Une énorme voiture style 4x4 noire a ralenti sur le côté. C'était une Mercedez, ou quelque chose du genre. Je n'ai pas regardé quelle marque, j'ai plutôt fixé les yeux à l'intérieur.
Non, l'homme ne m'a pas proposé une ballade, il ne m'a offert ni bonbons ni de l'argent.
Il s'est seulement arrêté là pour.. mordre dans son Big Mac!
Je l'ai observé discrètement et j'ai souri en continuant ma route. Je me suis fait tout un film en le revoyant savourer son petit plaisir solitaire. Sa bouffée d'air dans une journée sans doute chargée. Je l'ai imaginé chercher le bon poste de radio pour un fond musical, fermer les yeux, adossé à son siège. En paix. Loin de tout.
Son médecin lui a interdit les BigMac, après ses dernières analyses. Trop de cholestérol dans les artères. Fini le McDo, et tout ce qui est bon. Le popcorn aussi, mais il a quand même triché dimanche au cinéma avec sa fille.
J'ai imaginé sa femme, qui l'attendait à la maison avec une assiette de riz aux légumes. Il dira qu'il n'a pas très faim, qu'il a eu une grosse journée, l'estomac un peu brassé. Il s'en sortira, elle sera un peu déçue mais pas grave. Il s'allongera devant une série, d'une histoire qu'il a du mal à suivre même si sa femme lui fait le résumé à chaque fois, et d'acteurs qu'il confond avec ceux de la pub de lait juste après.
Il s'endormira devant la télé encore ce soir, sa femme viendra lui replacer l'oreiller sous la tête. Il se lèvera à 6h demain matin, en se disant oups, en même temps que de se demander depuis combien de temps il n'a pas fait l'amour à sa femme.
Roulant à toute allure pour se rendre au meeting, il ira s'acheter une grosse brioche sucrée et cappuccino vanille pour emporter. Une douceur du matin.
En regardant cet homme seul, par la vitre de sa voiture, je me suis dit qu'on cherche les parenthèses. Pour arrêter le temps, quand on ne le voit pas nous dégarnir le front, ni arriver si vite avec le premier cheveu blanc... Il mangeait son BigMac comme il aurait aimé aller jouer au parc encore. Et se balancer haut.

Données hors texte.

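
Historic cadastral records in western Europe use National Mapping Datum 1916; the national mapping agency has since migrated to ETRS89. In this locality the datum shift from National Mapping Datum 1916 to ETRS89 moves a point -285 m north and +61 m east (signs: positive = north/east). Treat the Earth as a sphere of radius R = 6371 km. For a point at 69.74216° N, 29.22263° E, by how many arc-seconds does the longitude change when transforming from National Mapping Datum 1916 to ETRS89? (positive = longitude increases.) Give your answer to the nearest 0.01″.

Δλ = 5.70″

At latitude 69.74216°, cos φ = 0.346245.
One radian of longitude at latitude φ spans R cos φ, so Δλ = ΔE / (R cos φ) = 61.0 / (6371000 × 0.346245) = 2.7653e-05 rad = 5.704″.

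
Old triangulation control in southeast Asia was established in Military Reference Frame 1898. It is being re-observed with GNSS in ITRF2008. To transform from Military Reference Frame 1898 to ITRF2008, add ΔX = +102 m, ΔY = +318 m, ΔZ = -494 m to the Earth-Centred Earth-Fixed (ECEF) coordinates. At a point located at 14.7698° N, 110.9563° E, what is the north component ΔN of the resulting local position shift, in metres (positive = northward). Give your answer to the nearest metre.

At φ = 14.7698°, λ = 110.9563°: sin φ = 0.254936, cos φ = 0.966958, sin λ = 0.933853, cos λ = -0.357656.
ΔN = −sin φ cos λ·ΔX − sin φ sin λ·ΔY + cos φ·ΔZ = −(0.254936)(-0.357656)(102) − (0.254936)(0.933853)(318) + (0.966958)(-494) = -544.08 m.

ΔN = -544 m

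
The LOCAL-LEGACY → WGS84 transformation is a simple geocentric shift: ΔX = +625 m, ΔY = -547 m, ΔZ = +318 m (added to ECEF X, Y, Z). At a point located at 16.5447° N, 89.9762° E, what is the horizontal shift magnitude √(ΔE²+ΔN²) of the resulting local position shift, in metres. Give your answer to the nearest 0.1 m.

776.5 m

At φ = 16.5447°, λ = 89.9762°: sin φ = 0.284763, cos φ = 0.958598, sin λ = 1.000000, cos λ = 0.000415.
ΔE = −sin λ·ΔX + cos λ·ΔY = −(1.000000)·(625) + (0.000415)·(-547) = -625.23 m.
ΔN = −sin φ cos λ·ΔX − sin φ sin λ·ΔY + cos φ·ΔZ = −(0.284763)(0.000415)(625) − (0.284763)(1.000000)(-547) + (0.958598)(318) = 460.53 m.
Horizontal magnitude = √(ΔE² + ΔN²) = √((-625.23)² + 460.53²) = 776.53 m.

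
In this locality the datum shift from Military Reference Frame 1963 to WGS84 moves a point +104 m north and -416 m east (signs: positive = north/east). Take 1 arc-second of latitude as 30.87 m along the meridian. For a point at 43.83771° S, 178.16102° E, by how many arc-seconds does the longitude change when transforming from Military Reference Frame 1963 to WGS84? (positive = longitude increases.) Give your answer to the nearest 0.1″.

Δλ = -18.7″

At latitude -43.83771°, cos φ = 0.721305.
1″ of longitude at this latitude = 30.87 × cos φ = 22.2667 m, so Δλ = -416.0 / 22.2667 = -18.683″.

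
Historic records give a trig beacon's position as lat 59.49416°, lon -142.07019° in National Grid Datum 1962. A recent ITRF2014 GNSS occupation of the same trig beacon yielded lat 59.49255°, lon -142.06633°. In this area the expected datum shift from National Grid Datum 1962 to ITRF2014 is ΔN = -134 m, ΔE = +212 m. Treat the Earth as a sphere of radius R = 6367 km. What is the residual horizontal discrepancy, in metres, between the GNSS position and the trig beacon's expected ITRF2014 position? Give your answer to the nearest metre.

45 m

Observed coordinate differences: Δφ = -0.00161°, Δλ = +0.00386°.
Converting to metres (1° lat = 111125 m, cos φ = 0.507626): observed ΔN = -178.9 m, observed ΔE = 217.7 m.
Subtracting the expected shift leaves a residual of -178.9 − (-134) = -44.9 m north and 217.7 − (212) = 5.7 m east.
Residual distance = √((-44.9)² + 5.7²) = 45.3 m.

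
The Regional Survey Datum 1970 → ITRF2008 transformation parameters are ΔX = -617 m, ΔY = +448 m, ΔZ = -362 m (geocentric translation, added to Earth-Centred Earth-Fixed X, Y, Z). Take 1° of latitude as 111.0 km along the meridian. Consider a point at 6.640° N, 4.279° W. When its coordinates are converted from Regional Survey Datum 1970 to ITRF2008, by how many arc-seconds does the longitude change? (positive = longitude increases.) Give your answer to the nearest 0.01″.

sin φ = 0.115631, cos φ = 0.993292, sin λ = -0.074613, cos λ = 0.997213.
East component: ΔE = −sin λ·ΔX + cos λ·ΔY = −(-0.074613)(-617) + (0.997213)(448) = 400.71 m.
1° of latitude spans 111000 m; at latitude φ, 1° of longitude spans that × cos φ = 110255.4 m, so Δλ = 400.71 / 110255.4 × 3600 = 13.084″.

Δλ = 13.08″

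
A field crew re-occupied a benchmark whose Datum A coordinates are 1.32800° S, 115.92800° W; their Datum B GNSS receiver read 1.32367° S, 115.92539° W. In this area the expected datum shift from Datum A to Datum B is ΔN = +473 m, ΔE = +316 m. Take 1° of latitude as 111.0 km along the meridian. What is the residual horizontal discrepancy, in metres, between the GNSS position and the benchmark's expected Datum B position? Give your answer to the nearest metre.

Observed coordinate differences: Δφ = +0.00433°, Δλ = +0.00261°.
Converting to metres (1° lat = 111000 m, cos φ = 0.999731): observed ΔN = 480.6 m, observed ΔE = 289.6 m.
Subtracting the expected shift leaves a residual of 480.6 − (473) = 7.6 m north and 289.6 − (316) = -26.4 m east.
Residual distance = √(7.6² + (-26.4)²) = 27.4 m.

27 m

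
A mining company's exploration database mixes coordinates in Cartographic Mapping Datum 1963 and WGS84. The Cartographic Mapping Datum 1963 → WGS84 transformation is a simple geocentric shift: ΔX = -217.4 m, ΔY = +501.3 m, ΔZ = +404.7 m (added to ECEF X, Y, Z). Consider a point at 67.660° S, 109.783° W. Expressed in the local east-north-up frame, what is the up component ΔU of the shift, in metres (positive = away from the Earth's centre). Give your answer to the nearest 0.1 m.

The local up (radial) axis is (cos φ cos λ, cos φ sin λ, sin φ), giving ΔU = 27.968 − 179.299 − 374.325 = -525.66 m.

ΔU = -525.7 m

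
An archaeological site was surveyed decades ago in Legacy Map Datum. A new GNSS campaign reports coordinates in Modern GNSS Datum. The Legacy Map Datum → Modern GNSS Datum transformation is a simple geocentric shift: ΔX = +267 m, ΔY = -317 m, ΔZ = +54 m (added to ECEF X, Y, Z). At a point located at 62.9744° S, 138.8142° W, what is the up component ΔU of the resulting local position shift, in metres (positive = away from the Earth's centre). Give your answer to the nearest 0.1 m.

The local up (radial) axis is (cos φ cos λ, cos φ sin λ, sin φ), giving ΔU = -91.304 + 94.852 − 48.103 = -44.56 m.

ΔU = -44.6 m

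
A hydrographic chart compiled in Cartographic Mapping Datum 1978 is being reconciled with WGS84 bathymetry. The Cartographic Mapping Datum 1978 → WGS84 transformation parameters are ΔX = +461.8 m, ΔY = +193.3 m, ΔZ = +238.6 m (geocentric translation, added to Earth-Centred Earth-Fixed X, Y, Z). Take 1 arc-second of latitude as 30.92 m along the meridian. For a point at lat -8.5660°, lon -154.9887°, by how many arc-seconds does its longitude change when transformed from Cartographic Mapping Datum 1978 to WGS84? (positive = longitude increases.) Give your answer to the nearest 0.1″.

sin φ = -0.148949, cos φ = 0.988845, sin λ = -0.422797, cos λ = -0.906224.
East component: ΔE = −sin λ·ΔX + cos λ·ΔY = −(-0.422797)(461.8) + (-0.906224)(193.3) = 20.07 m.
1° of latitude spans 3600 × 30.92 = 111312 m; at latitude φ, 1° of longitude spans that × cos φ = 110070.3 m, so Δλ = 20.07 / 110070.3 × 3600 = 0.657″.

Δλ = 0.7″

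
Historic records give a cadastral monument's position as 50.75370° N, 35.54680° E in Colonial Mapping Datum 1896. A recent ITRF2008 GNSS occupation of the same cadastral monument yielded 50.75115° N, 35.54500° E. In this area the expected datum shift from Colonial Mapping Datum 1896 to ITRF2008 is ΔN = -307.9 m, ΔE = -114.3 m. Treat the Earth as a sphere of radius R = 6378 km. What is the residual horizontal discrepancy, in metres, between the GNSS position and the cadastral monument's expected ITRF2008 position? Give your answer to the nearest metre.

27 m

Observed coordinate differences: Δφ = -0.00255°, Δλ = -0.00180°.
Converting to metres (1° lat = 111317 m, cos φ = 0.632655): observed ΔN = -283.9 m, observed ΔE = -126.8 m.
Subtracting the expected shift leaves a residual of -283.9 − (-307.9) = 24.0 m north and -126.8 − (-114.3) = -12.5 m east.
Residual distance = √(24.0² + (-12.5)²) = 27.1 m.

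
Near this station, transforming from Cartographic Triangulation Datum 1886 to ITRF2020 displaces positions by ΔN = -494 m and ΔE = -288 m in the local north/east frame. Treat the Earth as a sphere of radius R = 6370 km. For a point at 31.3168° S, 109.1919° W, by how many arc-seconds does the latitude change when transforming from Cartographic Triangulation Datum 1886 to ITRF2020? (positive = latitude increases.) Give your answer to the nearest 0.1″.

Δφ = -16.0″

On a sphere of radius R, 1 rad of latitude = R, so Δφ = ΔN / R = -494.0 / 6370000 = -7.7551e-05 rad = -15.996″.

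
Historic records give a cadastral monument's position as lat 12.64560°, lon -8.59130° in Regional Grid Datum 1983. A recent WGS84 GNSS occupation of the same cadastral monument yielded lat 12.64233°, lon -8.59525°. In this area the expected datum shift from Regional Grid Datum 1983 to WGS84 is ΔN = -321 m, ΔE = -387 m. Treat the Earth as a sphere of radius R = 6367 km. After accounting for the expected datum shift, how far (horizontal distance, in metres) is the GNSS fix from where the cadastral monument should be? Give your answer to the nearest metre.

Observed coordinate differences: Δφ = -0.00327°, Δλ = -0.00395°.
Converting to metres (1° lat = 111125 m, cos φ = 0.975743): observed ΔN = -363.4 m, observed ΔE = -428.3 m.
Subtracting the expected shift leaves a residual of -363.4 − (-321) = -42.4 m north and -428.3 − (-387) = -41.3 m east.
Residual distance = √((-42.4)² + (-41.3)²) = 59.2 m.

59 m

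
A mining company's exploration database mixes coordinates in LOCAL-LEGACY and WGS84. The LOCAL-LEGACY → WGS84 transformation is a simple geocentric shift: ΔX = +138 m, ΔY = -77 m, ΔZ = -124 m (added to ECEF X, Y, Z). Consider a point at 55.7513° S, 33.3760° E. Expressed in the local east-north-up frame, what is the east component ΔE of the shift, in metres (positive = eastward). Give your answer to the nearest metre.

At φ = -55.7513°, λ = 33.3760°: sin φ = -0.826603, cos φ = 0.562786, sin λ = 0.550131, cos λ = 0.835078.
ΔE = −sin λ·ΔX + cos λ·ΔY = −(0.550131)·(138) + (0.835078)·(-77) = -140.22 m.

ΔE = -140 m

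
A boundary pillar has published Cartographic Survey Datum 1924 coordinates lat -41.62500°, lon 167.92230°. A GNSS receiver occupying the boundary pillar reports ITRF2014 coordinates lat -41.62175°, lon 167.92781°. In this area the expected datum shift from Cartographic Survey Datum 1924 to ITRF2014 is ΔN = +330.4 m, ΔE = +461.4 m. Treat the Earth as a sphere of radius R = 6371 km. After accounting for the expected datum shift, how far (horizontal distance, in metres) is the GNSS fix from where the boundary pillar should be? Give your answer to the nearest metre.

31 m

Observed coordinate differences: Δφ = +0.00325°, Δλ = +0.00551°.
Converting to metres (1° lat = 111195 m, cos φ = 0.747508): observed ΔN = 361.4 m, observed ΔE = 458.0 m.
Subtracting the expected shift leaves a residual of 361.4 − (330.4) = 31.0 m north and 458.0 − (461.4) = -3.4 m east.
Residual distance = √(31.0² + (-3.4)²) = 31.2 m.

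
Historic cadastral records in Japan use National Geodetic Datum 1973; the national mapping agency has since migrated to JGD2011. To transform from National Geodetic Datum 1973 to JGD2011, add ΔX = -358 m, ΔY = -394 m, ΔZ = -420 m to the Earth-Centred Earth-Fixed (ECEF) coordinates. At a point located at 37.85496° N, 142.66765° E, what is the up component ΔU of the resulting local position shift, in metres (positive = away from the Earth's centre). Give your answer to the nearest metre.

The local up (radial) axis is (cos φ cos λ, cos φ sin λ, sin φ), giving ΔU = 224.756 − 188.656 − 257.739 = -221.64 m.

ΔU = -222 m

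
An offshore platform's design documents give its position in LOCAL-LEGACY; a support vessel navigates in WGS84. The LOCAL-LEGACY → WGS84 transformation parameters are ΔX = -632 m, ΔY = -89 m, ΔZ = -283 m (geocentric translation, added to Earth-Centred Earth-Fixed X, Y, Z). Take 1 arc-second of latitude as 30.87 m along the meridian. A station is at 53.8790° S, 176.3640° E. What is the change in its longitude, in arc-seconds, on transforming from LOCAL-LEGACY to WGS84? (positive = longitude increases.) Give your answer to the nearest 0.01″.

Δλ = 7.08″

sin φ = -0.807774, cos φ = 0.589492, sin λ = 0.063418, cos λ = -0.997987.
East component: ΔE = −sin λ·ΔX + cos λ·ΔY = −(0.063418)(-632) + (-0.997987)(-89) = 128.90 m.
1° of latitude spans 3600 × 30.87 = 111132 m; at latitude φ, 1° of longitude spans that × cos φ = 65511.5 m, so Δλ = 128.90 / 65511.5 × 3600 = 7.083″.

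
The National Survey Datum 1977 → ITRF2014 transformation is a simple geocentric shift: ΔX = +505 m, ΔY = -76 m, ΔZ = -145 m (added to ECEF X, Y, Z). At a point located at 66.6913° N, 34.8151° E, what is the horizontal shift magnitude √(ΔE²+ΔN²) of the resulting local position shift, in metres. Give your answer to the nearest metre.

531 m

At φ = 66.6913°, λ = 34.8151°: sin φ = 0.918386, cos φ = 0.395685, sin λ = 0.570930, cos λ = 0.820999.
ΔE = −sin λ·ΔX + cos λ·ΔY = −(0.570930)·(505) + (0.820999)·(-76) = -350.72 m.
ΔN = −sin φ cos λ·ΔX − sin φ sin λ·ΔY + cos φ·ΔZ = −(0.918386)(0.820999)(505) − (0.918386)(0.570930)(-76) + (0.395685)(-145) = -398.29 m.
Horizontal magnitude = √(ΔE² + ΔN²) = √((-350.72)² + (-398.29)²) = 530.70 m.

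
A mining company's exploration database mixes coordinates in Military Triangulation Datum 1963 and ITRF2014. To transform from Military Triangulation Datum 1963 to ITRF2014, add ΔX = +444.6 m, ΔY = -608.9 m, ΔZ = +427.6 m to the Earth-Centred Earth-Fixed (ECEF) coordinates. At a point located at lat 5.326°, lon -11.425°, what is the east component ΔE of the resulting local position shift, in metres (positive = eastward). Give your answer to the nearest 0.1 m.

ΔE = -508.8 m

At φ = 5.326°, λ = -11.425°: sin φ = 0.092822, cos φ = 0.995683, sin λ = -0.198085, cos λ = 0.980185.
ΔE = −sin λ·ΔX + cos λ·ΔY = −(-0.198085)·(444.6) + (0.980185)·(-608.9) = -508.77 m.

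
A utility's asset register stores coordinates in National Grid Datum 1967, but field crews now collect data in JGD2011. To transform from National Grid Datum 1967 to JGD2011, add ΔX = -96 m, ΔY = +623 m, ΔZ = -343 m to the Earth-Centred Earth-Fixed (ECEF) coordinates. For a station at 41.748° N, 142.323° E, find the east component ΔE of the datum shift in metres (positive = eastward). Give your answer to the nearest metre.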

La vie qui le tire chaque jour par la main et l'éloigne des fous rire et de la liberté de toucher les nuages avec les pieds.
J'aurais voulu lui dire: je ne le dirai pas à ta femme, promis, tu peux manger tous les BigMac qui puissent te rendre heureux!
Seulement, je pense que la parenthèse qu'il cherche ne s'avale pas d'une bouchée.